Dmytro Rukin diz como é ter uma fintech licenciada no Brasil


A LaFinteca, fintech com escritórios em São Paulo e Barcelona, recebeu recentemente uma autorização do Banco Central do Brasil (BCB) para operar em território nacional como Instituição de Pagamento Emissora de Moeda Eletrônica (EMI).
Uma avaliação feita por Dmytro Rukin, fundador da empresa, publicada na plataforma de tecnologia HackerNoon, mostra os caminhos de quem tem acompanhado de perto os obstáculos enfrentados por empresas estrangeiras ao tentar se estabelecer no país.
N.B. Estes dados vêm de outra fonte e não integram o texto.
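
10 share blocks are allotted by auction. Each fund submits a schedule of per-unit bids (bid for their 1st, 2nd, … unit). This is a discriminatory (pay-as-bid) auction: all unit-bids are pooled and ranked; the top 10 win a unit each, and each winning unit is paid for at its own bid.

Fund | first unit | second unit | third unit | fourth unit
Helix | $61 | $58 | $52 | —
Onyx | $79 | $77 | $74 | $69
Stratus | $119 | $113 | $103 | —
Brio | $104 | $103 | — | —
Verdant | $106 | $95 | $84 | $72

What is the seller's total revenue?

All unit-bids, highest first — top 10: 119 (Stratus-1), 113 (Stratus-2), 106 (Verdant-1), 104 (Brio-1), 103 (Stratus-3), 103 (Brio-2), 95 (Verdant-2), 84 (Verdant-3), 79 (Onyx-1), 77 (Onyx-2)
Next rejected bid: $74 (not a price — pay-as-bid).
Each winning unit pays its own bid.
Revenue = 119 + 113 + 106 + 104 + 103 + 103 + 95 + 84 + 79 + 77 = $983.

Total revenue: $983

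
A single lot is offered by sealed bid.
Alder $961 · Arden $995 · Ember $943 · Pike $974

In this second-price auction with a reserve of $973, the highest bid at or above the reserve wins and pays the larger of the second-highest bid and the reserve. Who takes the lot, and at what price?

Arden pays $974

Bids ranked: 995 (Arden) > 974 (Pike) > 961 (Alder) > 943 (Ember)
Highest eligible bid: Arden at $995.
Second-highest bid $974 exceeds the reserve $973 → payment $974.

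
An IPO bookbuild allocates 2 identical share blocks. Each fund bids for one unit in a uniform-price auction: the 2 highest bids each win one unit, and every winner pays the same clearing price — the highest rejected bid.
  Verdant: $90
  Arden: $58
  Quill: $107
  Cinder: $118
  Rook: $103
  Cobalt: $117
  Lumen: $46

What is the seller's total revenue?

Sorting: 118 (Cinder), 117 (Cobalt), 107 (Quill), 103 (Rook), …
Winners (2 units): Cinder, Cobalt.
First losing bid is Quill's $107, which sets the uniform price.
Total revenue = 2 × $107 = $214.

Total revenue: $214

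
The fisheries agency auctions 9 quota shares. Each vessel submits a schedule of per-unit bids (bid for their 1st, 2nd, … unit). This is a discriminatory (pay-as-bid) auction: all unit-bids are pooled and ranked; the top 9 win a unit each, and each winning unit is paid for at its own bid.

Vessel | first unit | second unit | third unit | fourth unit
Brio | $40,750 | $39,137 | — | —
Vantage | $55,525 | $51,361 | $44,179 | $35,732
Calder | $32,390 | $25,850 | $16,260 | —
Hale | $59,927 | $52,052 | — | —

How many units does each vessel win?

Brio 2, Calder 1, Hale 2, Vantage 4

Merging the schedules and taking the best 9: 59,927 (Hale-1), 55,525 (Vantage-1), 52,052 (Hale-2), 51,361 (Vantage-2), 44,179 (Vantage-3), 40,750 (Brio-1), 39,137 (Brio-2), 35,732 (Vantage-4), 32,390 (Calder-1)
Next rejected bid: $25,850 (not a price — pay-as-bid).
Allocation: Brio 2, Calder 1, Hale 2, Vantage 4.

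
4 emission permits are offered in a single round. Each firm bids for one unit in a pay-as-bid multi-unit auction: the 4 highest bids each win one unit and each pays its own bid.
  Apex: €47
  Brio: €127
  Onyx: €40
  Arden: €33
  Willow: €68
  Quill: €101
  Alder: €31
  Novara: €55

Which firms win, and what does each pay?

Brio €127, Quill €101, Willow €68, Novara €55

Sorting: 127 (Brio), 101 (Quill), 68 (Willow), 55 (Novara), 47 (Apex), 40 (Onyx), …
Top 4: Brio, Quill, Willow, Novara.
Each winner pays its own bid: Brio €127, Quill €101, Willow €68, Novara €55.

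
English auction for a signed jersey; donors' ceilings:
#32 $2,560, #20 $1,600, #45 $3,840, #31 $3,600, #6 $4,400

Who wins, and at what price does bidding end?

#6 wins at $3,840

Ascending (English) auction: the price rises until one bidder remains; the winner pays the price at which the last rival dropped out.
Limits in order: 4,400 (#6) > 3,840 (#45) > 3,600 (#31) > 2,560 (#32) > 1,600 (#20)
Once the price passes $3,840, only #6 is left; the hammer falls at #45's limit of $3,840.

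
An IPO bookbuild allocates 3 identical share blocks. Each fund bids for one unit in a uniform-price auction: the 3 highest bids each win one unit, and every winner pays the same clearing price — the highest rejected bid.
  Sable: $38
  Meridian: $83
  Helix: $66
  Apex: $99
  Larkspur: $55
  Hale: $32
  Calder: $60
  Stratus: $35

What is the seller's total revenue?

Total revenue: $180

Sorting: 99 (Apex), 83 (Meridian), 66 (Helix), 60 (Calder), 55 (Larkspur), …
The 3 highest are Apex, Meridian, Helix.
Highest unsuccessful bid: $60 → clearing price.
Total revenue = 3 × $60 = $180.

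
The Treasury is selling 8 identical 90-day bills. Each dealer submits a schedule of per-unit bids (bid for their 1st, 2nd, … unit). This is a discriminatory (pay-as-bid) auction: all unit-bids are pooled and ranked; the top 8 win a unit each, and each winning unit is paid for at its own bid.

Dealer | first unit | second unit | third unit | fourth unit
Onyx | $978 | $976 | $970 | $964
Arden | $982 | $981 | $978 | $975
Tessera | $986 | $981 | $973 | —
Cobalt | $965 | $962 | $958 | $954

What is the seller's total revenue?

Total revenue: $7,837

Merging the schedules and taking the best 8: 986 (Tessera-1), 982 (Arden-1), 981 (Arden-2), 981 (Tessera-2), 978 (Onyx-1), 978 (Arden-3), 976 (Onyx-2), 975 (Arden-4)
Next rejected bid: $973 (not a price — pay-as-bid).
Each winning unit pays its own bid.
Revenue = 986 + 982 + 981 + 981 + 978 + 978 + 976 + 975 = $7,837.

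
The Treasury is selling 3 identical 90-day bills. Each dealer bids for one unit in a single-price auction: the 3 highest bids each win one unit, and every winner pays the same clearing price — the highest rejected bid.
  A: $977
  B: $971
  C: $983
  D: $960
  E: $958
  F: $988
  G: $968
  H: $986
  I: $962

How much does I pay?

I pays $0

Sorting: 988 (F), 986 (H), 983 (C), 977 (A), 971 (B), …
Winners (3 units): F, H, C.
First losing bid is A's $977, which sets the uniform price.
I does not win → pays $0.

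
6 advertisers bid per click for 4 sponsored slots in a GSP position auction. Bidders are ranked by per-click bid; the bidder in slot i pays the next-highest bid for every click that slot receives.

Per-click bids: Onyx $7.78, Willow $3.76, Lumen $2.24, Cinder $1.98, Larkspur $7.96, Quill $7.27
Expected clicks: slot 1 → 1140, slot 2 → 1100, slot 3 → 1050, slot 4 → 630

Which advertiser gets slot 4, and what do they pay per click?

Willow; $2.24 per click

Ranked by bid: $7.96 (Larkspur) > $7.78 (Onyx) > $7.27 (Quill) > $3.76 (Willow) > $2.24 (Lumen) > …
Slot 4 goes to the fourth-ranked bidder, Willow, who pays the next bid down: $2.24/click.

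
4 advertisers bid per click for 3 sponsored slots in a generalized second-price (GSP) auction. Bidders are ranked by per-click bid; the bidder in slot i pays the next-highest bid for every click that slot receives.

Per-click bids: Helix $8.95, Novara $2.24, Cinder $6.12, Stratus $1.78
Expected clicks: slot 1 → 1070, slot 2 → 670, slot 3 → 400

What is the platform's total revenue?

Total revenue: $8761.20

Per-click bids in order: $8.95 (Helix) > $6.12 (Cinder) > $2.24 (Novara) > $1.78 (Stratus)
Slot 1: Helix pays $6.12 × 1070 = $6548.40
Slot 2: Cinder pays $2.24 × 670 = $1500.80
Slot 3: Novara pays $1.78 × 400 = $712.00
Total = $8761.20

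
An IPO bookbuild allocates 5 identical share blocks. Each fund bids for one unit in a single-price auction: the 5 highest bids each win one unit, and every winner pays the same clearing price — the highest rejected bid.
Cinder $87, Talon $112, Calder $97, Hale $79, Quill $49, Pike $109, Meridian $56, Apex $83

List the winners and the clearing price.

Bids ranked high→low: 112 (Talon), 109 (Pike), 97 (Calder), 87 (Cinder), 83 (Apex), 79 (Hale), 56 (Meridian), …
Winners (5 units): Talon, Pike, Calder, Cinder, Apex.
Highest unsuccessful bid: $79 → clearing price.

Talon, Pike, Calder, Cinder, Apex; each pays $79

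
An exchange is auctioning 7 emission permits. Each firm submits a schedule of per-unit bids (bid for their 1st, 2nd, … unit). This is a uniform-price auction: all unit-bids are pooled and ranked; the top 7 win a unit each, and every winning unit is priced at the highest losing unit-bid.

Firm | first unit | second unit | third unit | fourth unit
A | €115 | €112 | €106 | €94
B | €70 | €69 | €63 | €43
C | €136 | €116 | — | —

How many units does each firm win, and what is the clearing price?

Merging the schedules and taking the best 7: 136 (C-1), 116 (C-2), 115 (A-1), 112 (A-2), 106 (A-3), 94 (A-4), 70 (B-1)
The (k+1)-th unit-bid is €69.
Allocation: A 4, B 1, C 2.

A 4, B 1, C 2; clearing price €69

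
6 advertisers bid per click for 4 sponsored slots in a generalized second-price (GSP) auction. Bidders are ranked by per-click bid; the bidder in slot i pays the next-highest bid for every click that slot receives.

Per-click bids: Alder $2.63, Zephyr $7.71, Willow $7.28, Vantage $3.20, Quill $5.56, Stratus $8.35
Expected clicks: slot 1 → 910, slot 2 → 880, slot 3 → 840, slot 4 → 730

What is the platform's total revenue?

Total revenue: $20428.90

Ranked by bid: $8.35 (Stratus) > $7.71 (Zephyr) > $7.28 (Willow) > $5.56 (Quill) > $3.20 (Vantage) > …
Slot 1: Stratus pays $7.71 × 910 = $7016.10
Slot 2: Zephyr pays $7.28 × 880 = $6406.40
Slot 3: Willow pays $5.56 × 840 = $4670.40
Slot 4: Quill pays $3.20 × 730 = $2336.00
Total = $20428.90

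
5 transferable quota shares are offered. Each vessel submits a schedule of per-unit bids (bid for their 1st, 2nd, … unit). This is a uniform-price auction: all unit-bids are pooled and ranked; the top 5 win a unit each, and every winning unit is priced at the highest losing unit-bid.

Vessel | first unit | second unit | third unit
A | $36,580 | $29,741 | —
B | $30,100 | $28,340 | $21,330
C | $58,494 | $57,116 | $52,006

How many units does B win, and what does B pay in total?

B: 1 unit, pays $29,741

Merging the schedules and taking the best 5: 58,494 (C-1), 57,116 (C-2), 52,006 (C-3), 36,580 (A-1), 30,100 (B-1)
Highest rejected unit-bid = $29,741.
B wins 1 unit(s) at $29,741 each.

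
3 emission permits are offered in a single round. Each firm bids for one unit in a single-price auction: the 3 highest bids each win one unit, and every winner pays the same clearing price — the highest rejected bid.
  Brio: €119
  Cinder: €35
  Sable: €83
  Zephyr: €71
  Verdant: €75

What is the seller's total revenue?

Total revenue: €213

Sorting: 119 (Brio), 83 (Sable), 75 (Verdant), 71 (Zephyr), 35 (Cinder)
The 3 highest are Brio, Sable, Verdant.
Clearing price = highest rejected bid = €71.
Total revenue = 3 × €71 = €213.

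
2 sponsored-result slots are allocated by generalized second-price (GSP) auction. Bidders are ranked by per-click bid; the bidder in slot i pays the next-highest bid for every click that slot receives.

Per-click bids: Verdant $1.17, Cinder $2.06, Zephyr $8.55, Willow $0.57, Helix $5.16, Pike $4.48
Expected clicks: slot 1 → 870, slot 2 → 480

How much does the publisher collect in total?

Total revenue: $6639.60

Per-click bids in order: $8.55 (Zephyr) > $5.16 (Helix) > $4.48 (Pike) > …
Slot 1: Zephyr pays $5.16 × 870 = $4489.20
Slot 2: Helix pays $4.48 × 480 = $2150.40
Total = $6639.60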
Segundo o artigo dele, a América Latina, e especialmente o Brasil, apresenta um ambiente promissor, mas repleto de particularidades que costumam surpreender fundadores de empresas que nasceram no exterior. Entre os principais desafios está o nível de exigência regulatória, que demanda planejamento antecipado e estrutura robusta desde os primeiros passos da operação.
No centro desse cenário está o Banco Central do Brasil, responsável por supervisionar e autorizar o funcionamento de instituições financeiras e de pagamento. Nos últimos anos, a autoridade tem intensificado a fiscalização e ampliado as exigências para empresas do setor, o que tem levado fintechs a reverem seus modelos de atuação.
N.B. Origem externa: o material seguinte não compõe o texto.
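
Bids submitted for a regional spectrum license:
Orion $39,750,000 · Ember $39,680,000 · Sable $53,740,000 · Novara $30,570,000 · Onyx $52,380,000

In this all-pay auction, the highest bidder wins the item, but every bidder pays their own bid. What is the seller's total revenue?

Bids ranked: 53,740,000 (Sable) > 52,380,000 (Onyx) > 39,750,000 (Orion) > 39,680,000 (Ember) > 30,570,000 (Novara)
Sable wins with the top bid; all bids are sunk regardless.
Every bidder forfeits their bid regardless of winning.
Revenue = 39,750,000 + 39,680,000 + 53,740,000 + 30,570,000 + 52,380,000 = $216,120,000.

Total revenue: $216,120,000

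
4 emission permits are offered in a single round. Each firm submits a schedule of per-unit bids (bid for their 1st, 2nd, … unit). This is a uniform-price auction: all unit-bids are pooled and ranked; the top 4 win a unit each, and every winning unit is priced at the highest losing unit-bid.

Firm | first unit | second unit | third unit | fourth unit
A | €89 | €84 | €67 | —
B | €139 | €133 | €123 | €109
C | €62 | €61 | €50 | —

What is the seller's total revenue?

All unit-bids, highest first — top 4: 139 (B-1), 133 (B-2), 123 (B-3), 109 (B-4)
The (k+1)-th unit-bid is €89.
Allocation: B 4. Every unit priced at €89.
Revenue = 4 × 89 = €356.

Total revenue: €356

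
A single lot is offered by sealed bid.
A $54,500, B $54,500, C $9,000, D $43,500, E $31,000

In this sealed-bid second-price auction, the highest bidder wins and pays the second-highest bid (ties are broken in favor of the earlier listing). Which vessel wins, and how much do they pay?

Sealed-bid second-price auction: the highest bidder wins and pays the second-highest bid.
Bids ranked: 54,500 (A) > 54,500 (B) > 43,500 (D) > 31,000 (E) > 9,000 (C)
Tie at $54,500 → A wins by tie-break.
Second-price: A pays B's bid of $54,500.

A pays $54,500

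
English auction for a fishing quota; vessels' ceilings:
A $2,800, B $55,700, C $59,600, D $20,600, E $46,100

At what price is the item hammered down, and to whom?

C wins at $55,700

Sorting limits: 59,600 (C) > 55,700 (B) > 46,100 (E) > 20,600 (D) > 2,800 (A)
Once the price passes $55,700, only C is left; the hammer falls at B's limit of $55,700.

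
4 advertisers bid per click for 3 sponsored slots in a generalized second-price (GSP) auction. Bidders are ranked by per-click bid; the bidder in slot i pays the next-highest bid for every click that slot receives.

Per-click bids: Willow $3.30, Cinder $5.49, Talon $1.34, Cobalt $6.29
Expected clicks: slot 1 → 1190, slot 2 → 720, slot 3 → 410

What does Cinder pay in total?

Cinder pays $2376.00

Per-click bids in order: $6.29 (Cobalt) > $5.49 (Cinder) > $3.30 (Willow) > $1.34 (Talon)
Cinder holds slot 2 → pays next bid $3.30 × 720 clicks = $2376.00.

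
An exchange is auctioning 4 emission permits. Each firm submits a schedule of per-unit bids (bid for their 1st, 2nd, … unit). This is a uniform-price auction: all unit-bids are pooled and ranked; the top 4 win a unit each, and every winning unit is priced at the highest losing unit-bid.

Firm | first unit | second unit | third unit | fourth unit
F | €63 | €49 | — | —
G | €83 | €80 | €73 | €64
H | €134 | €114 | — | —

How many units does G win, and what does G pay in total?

G: 2 units, pays €146

Pooled unit-bids ranked (top 4): 134 (H-1), 114 (H-2), 83 (G-1), 80 (G-2)
The (k+1)-th unit-bid is €73.
G wins 2 unit(s) at €73 each.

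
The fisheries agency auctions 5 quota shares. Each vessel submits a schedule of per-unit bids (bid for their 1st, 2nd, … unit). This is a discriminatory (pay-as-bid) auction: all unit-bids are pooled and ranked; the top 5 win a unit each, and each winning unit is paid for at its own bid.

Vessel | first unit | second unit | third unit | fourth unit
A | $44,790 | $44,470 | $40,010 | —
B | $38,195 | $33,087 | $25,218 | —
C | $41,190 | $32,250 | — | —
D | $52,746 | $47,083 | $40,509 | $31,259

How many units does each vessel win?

A 2, C 1, D 2

All unit-bids, highest first — top 5: 52,746 (D-1), 47,083 (D-2), 44,790 (A-1), 44,470 (A-2), 41,190 (C-1)
Next rejected bid: $40,509 (not a price — pay-as-bid).
Allocation: A 2, C 1, D 2.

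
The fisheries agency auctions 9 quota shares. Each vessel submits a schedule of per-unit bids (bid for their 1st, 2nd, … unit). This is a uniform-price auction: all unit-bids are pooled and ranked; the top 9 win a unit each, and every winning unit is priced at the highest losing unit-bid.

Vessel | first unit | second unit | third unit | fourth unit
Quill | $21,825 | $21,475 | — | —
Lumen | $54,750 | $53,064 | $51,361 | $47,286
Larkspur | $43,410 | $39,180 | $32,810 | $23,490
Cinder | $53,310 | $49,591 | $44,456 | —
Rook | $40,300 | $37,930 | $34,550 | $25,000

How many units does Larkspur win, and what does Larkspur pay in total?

Merging the schedules and taking the best 9: 54,750 (Lumen-1), 53,310 (Cinder-1), 53,064 (Lumen-2), 51,361 (Lumen-3), 49,591 (Cinder-2), 47,286 (Lumen-4), 44,456 (Cinder-3), 43,410 (Larkspur-1), 40,300 (Rook-1)
The (k+1)-th unit-bid is $39,180.
Larkspur wins 1 unit(s) at $39,180 each.

Larkspur: 1 unit, pays $39,180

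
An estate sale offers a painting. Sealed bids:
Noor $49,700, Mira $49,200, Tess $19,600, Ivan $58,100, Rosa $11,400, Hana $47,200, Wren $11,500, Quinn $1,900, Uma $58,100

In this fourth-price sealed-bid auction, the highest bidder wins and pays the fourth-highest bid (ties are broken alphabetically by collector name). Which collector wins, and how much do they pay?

Ivan pays $49,200

Rule: the highest bidder wins and pays the fourth-highest bid.
Sorting bids: 58,100 (Ivan) > 58,100 (Uma) > 49,700 (Noor) > 49,200 (Mira) > 47,200 (Hana) > 19,600 (Tess) > …
Ivan and Uma tie at $58,100; tie-break gives it to Ivan.
Ivan is highest; pays the fourth-highest bid, $49,200.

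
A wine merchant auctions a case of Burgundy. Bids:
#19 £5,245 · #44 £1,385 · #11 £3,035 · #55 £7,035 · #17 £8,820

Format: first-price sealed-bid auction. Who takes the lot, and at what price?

Bids in order: 8,820 (#17) > 7,035 (#55) > 5,245 (#19) > 3,035 (#11) > 1,385 (#44)
#17 has the highest bid and pays exactly that: £8,820.

#17 pays £8,820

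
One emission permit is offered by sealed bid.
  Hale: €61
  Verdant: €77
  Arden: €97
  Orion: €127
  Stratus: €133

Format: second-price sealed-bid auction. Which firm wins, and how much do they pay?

Bids ranked: 133 (Stratus) > 127 (Orion) > 97 (Arden) > 77 (Verdant) > 61 (Hale)
Stratus wins with the highest bid; price is set by the runner-up at €127.

Stratus pays €127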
De acordo com a análise de Rukin, muitas empresas ainda tentam entrar no mercado por caminhos indiretos, como parcerias com instituições já licenciadas ou estruturas operacionais alternativas. Embora essas estratégias possam acelerar o início das atividades, elas tendem a limitar a autonomia das fintechs e aumentar a exposição a mudanças regulatórias.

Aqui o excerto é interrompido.